Breach of contract claim #1

Justice Besanko found that the Redeployment Policy was not part of Mr Barker’s employment contract. This was because:

  • it was not referred to in Mr Barker’s written contract;
  • the policies stated that they did not form part of the employment contract; and
  • there was no need to imply the policy as a term, as the contract operated reasonably and effectively without it.

However, Justice Besanko found that the Term was to be implied into the contract as a matter of law.
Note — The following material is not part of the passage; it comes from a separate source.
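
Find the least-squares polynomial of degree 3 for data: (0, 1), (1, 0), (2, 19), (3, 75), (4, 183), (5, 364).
8/9 + (-1727/378)x + (68/63)x² + (155/54)x³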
He observed that:

  • by way of general commentary on operation of the Term:
    • the parties are free to expressly exclude it;
    • the Term only operates where a party “does not have reasonable and proper cause for his or her conduct and the conduct is likely to destroy or seriously damage the relationship of confidence and trust between employer and employee”;
    • it was not necessary to decide the contentious issue of whether the Term applies at the point of dismissal (previous case law would suggest not), because the critical question in this case was whether the Bank breached the Term by failing to comply with its Redeployment Policy prior to Mr Barker’s termination on 9 April 2009; and
    • a breach of the Term can result in an award of damages;
  • in the present case, as each party expects that policies will be adhered to, a serious breach of the Redeployment Policy would give rise to a breach of the Term;
  • while the decision to make Mr Barker’s position was made in good faith, the Bank had breached its Redeployment Policy by, amongst other things, failing to consult with Mr Barker about his redeployment opportunities or to discuss retraining with him. The Bank’s “almost total inactivity” rendered the breach of policy serious and constituted a breach of the Term;
  • there was a 25% chance that Mr Barker would have been redeployed and so he was entitled to compensation by way of 25% of:
    • $110,000 for past economic loss, less the redundancy payment he received and some consultancy fees he earned post-termination; and
    • $1,160,000 for future economic loss, calculated on the basis of a retirement age of between 60 and 65 years, less 30% on account of residual earning capacity.

Mr Barker was not entitled to general damages for hurt, distress and loss of reputation and aggravated damages, as such damages are barred by a long-standing rule established in the matter of Addis v Gramophone Co Ltd [1909] AC 488.

Breach of contract claim #2

Justice Besanko was less sympathetic in relation to the alternative breach of contract argument, holding that while the Bank repudiated the contract on 9 April 2009 by purporting to terminate it other than in accordance with its provisions – that is, by giving four weeks’ written notice or payment in lieu – this did not deprive Mr Barker of the opportunity of being redeployed during the notice period as he claimed. If the Bank was obliged to take steps towards redeploying Mr Barker, that was a process to be engaged in between redundancy and notice of termination. If the Bank’s only breach had been the failure to give the requisite notice of termination to Mr Barker, his only loss was four weeks’ pay.

Misleading and deceptive conduct claims

Justice Besanko rejected Mr Barker’s claims under the TPA, essentially because:

  • with respect to the section 53B claim, that section applies to prospective employees and Mr Barker was an existing employee; and
  • with respect to the section 52 claim, Mr De Luca’s representation was not, as is required, made in “trade or commerce”.

In any event, Mr De Luca went no further than conveying the meaning that Mr Barker would remain as an executive manager in charge of a team. It did not suggest that there would be no changes in the structure around him in the future.